Syamsuddin Sumatrani
A.
Biografi
Sejak lama Aceh telah dikenal
sebagai satu-satunya daerah yang aksentuasi keislamannya paling menonjol.
Selain menonjolnya warna keislaman dalam kehidupan sosio-kultur di sana,
ternyata di Serambi Mekah ini pernah tersimpan pula sejumlah Sufi ternama
semisal Samsuddin Sumatrani.
Syamsuddin Sumatrani adalah salah
satu tokoh sufi terkemuka yang telah turut mengguratkan corak esoteris pada
wajah Islam di Aceh. Sayangnya perjalanan hidup sang sufi ini sulit sekali
untuk dirangkai secara utuh. Hal ini selain karena tidak ditemukannya catatan
otobiografisnya, juga karena langkanya sumber-sumber akurat yang dapat dirujuk.
Bahkan tidak kurang peneliti seperti
Prof. Dr.

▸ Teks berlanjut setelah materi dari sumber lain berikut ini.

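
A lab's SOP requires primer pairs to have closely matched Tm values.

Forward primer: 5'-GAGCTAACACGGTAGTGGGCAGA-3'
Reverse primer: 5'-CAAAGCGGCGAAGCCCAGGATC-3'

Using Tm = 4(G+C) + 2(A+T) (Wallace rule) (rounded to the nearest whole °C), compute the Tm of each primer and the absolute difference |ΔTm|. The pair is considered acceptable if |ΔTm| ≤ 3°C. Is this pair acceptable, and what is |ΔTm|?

Forward: A=7 T=3 G=9 C=4 → Tm = 2·10 + 4·13 = 72°C.
Reverse: A=7 T=1 G=7 C=7 → Tm = 2·8 + 4·14 = 72°C.
|ΔTm| = |72 − 72| = 0°C, ≤ 3°C.

|ΔTm| = 0°C; the pair is acceptable.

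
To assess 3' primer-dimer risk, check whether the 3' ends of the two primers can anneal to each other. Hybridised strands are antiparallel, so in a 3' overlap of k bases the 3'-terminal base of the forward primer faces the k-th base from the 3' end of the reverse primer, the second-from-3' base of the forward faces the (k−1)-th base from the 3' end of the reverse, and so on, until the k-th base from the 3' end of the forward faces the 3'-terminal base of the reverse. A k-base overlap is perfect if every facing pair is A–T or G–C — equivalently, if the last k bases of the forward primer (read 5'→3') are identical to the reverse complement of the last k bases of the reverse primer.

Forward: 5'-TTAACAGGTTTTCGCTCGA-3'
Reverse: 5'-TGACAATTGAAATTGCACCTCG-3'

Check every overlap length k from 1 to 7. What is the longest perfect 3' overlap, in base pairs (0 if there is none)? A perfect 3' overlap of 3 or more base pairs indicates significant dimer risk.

Last 7 bases (5'→3') — forward …CGCTCGA, reverse …CACCTCG.
Reverse complement of the reverse primer's last 7 bases: CGAGGTG; its first k bases are the reverse complement of the reverse primer's last k bases, so a perfect k-base overlap needs the forward primer's last k bases to equal them.
Comparing (forward last k vs required): k=1: A vs C ✗; k=2: GA vs CG ✗; k=3: CGA vs CGA ✓; k=4: TCGA vs CGAG ✗; k=5: CTCGA vs CGAGG ✗; k=6: GCTCGA vs CGAGGT ✗; k=7: CGCTCGA vs CGAGGTG ✗.
Only k = 3 is perfect, so the longest perfect 3' overlap is 3.

Longest perfect overlap: 3 complementary base pairs; significant dimer risk (threshold 3).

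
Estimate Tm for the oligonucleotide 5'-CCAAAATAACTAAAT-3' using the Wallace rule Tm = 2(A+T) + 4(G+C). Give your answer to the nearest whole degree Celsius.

Base counts: A=9, T=3, G=0, C=3 (length 15).
Tm = 2·(9+3) + 4·(0+3) = 2·12 + 4·3 = 24 + 12 = 36°C.

36°C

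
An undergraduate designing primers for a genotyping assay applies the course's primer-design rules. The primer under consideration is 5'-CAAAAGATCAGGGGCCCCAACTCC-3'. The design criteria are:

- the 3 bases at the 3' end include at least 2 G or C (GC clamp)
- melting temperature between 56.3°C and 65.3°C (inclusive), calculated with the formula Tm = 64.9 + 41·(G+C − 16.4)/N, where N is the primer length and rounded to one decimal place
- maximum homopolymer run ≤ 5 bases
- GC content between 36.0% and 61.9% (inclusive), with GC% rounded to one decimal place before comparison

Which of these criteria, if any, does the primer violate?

Meets all criteria.

Base counts: A=8, T=2, G=5, C=9 (length 24).
GC clamp: 3' end TCC has 2 G/C ✓
Tm: Tm = 64.9 + 41·(14 − 16.4)/24 = 60.8°C ✓
homopolymer run: longest run = 4 ✓
GC content: GC 14/24 = 58.3% ✓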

Azis Dahlan yang pernah mengadakan penelitian untuk disertasinya,
merasa kesulitan dengan langkanya sumber-sumber mengenai tokoh sufi yang satu
ini. Diantara sumber tua yang dapat dijumpai mengenai potret Syamsuddin
Sumatrani adalah Hikayat Aceh, Adat Aceh, dan kitab Bustanu al-Salathin. Itupun
tidak memotret perjalanan hidupnya secara terinci. Meski demikian, dari
serpihan-serpihan data historis yang terbatas itu kiranya cukuplah bagi kita
untuk sekedar memperoleh gambaran akan kiprahnya berikut spektrum pemikirannya.
Mengenai asal-usulnya, tidak
diketahui secara pasti kapan dan di mana ia lahir. Perihal sebutan Sumatrani
yang selalu diiringkan di belakang namanya, itu merupakan penisbahan dirinya
kepada “negeri Sumatra” alias Samudra Pasai. Sebab memang di kepulauan Sumatra
ini tempo doeloe pernah berdiri sebuah kerajaan yang cukup ternama, yakni
Samudra Pasai. Itulah sebabnya ia juga adakalanya disebut Syamsuddin Pasai.

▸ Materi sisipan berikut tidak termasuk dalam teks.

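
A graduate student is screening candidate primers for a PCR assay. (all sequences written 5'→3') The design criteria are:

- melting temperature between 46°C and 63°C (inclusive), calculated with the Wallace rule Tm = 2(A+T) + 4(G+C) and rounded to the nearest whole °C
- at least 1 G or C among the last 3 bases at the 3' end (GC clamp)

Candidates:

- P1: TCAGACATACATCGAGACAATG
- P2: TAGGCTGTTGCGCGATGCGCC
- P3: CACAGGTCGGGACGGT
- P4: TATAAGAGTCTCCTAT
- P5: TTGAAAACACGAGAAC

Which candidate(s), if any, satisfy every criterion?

P1 and P3.

P1 (22 nt, A=9 T=4 G=4 C=5): Tm = 2·13 + 4·9 = 62°C ✓; 3' end ATG has 1 G/C ✓ — passes.
P2 (21 nt, A=2 T=5 G=8 C=6): Tm = 2·7 + 4·14 = 70°C, outside 46–63°C ✗; 3' end GCC has 3 G/C ✓ — fails.
P3 (16 nt, A=3 T=2 G=7 C=4): Tm = 2·5 + 4·11 = 54°C ✓; 3' end GGT has 2 G/C ✓ — passes.
P4 (16 nt, A=5 T=6 G=2 C=3): Tm = 2·11 + 4·5 = 42°C, outside 46–63°C ✗; 3' end TAT has 0 G/C, need ≥1 ✗ — fails.
P5 (16 nt, A=8 T=2 G=3 C=3): Tm = 2·10 + 4·6 = 44°C, outside 46–63°C ✗; 3' end AAC has 1 G/C ✓ — fails.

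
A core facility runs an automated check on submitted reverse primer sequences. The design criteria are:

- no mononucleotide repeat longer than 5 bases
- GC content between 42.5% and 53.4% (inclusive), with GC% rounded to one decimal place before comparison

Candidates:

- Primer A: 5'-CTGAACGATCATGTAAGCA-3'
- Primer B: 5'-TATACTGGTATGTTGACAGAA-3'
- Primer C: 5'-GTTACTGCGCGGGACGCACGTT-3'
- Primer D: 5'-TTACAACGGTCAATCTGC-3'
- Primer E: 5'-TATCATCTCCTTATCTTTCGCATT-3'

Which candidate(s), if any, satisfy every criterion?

Primer A (19 nt, A=7 T=4 G=4 C=4): longest run = 2 ✓; GC 8/19 = 42.1%, outside 42.5–53.4% ✗ — fails.
Primer B (21 nt, A=7 T=7 G=5 C=2): longest run = 2 ✓; GC 7/21 = 33.3%, outside 42.5–53.4% ✗ — fails.
Primer C (22 nt, A=3 T=5 G=8 C=6): longest run = 3 ✓; GC 14/22 = 63.6%, outside 42.5–53.4% ✗ — fails.
Primer D (18 nt, A=5 T=5 G=3 C=5): longest run = 2 ✓; GC 8/18 = 44.4% ✓ — passes.
Primer E (24 nt, A=4 T=12 G=1 C=7): longest run = 3 ✓; GC 8/24 = 33.3%, outside 42.5–53.4% ✗ — fails.

Primer D only.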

Menurut para sejarawan, penisbahan
namanya dengan sebutan Sumatrani ataupun Pasai mengisyaratkan adanya dua
kemungkinan. Kemungkinan pertama, orang tuanya adalah orang Pasai (Sumatra).
Dengan demikian maka bisa diduga bahwa ia sendiri dilahirkan dan dibesarkan di
Pasai. Jika pun ia tidak lahir di Pasai, maka kemungkinan kedua bahwa sang
ulama terkemuka pada zamannya ini telah lama bermukim di Pasai bahkan ia meninggal
dan dikuburkan di sana.
Berbicara tentang peranan Sumatra
sebagai pusat pengajaran dan pengembangan Islam, Negeri Pasai itu memang lebih
dahulu terkemuka daripada Banda Aceh. Paling tidak Samudera Pasai lebih dulu
terkemuka pada kisaran abad ke-14 dan 15 M, yakni sebelum akhirnya Pasai
dikuasai oleh Portugis pada tahun 1514. Sementara beralihnya tampuk kekuasaan
Negeri Pasai kepada Kerajaan Aceh Darussalam baru berlangsung pada tahun 1524.
A.
Peranan dan Pengaruhnya
Pada masa pemerintahan Sayyid
Mukammil (1589-1604), Syamsuddin Sumatrani sudah menjadi orang kepercayaan
sultan Aceh. Sayang dalam kitab Bustan al-Salathin sendiri tidak disingkapkan
bagaimana perjalanan Syamsuddin Sumatrani sehingga ia menjadi ulama yang paling
dipercaya dalam lingkungan istana kerajaan Aceh selama tiga atau empat
dasawarsa.
Syamsuddin Sumatrani wafat pada
tahun 1039 H/1630 M, dan selama beberapa dasawarsa terakhir dari masa hidupnya
ia merupakan tokoh agama terkemuka yang dihormati dan disegani. Ia berada dalam
lindungan dan bahkan berhubungan erat dengan penguasa Kerajaan Aceh Darussalam.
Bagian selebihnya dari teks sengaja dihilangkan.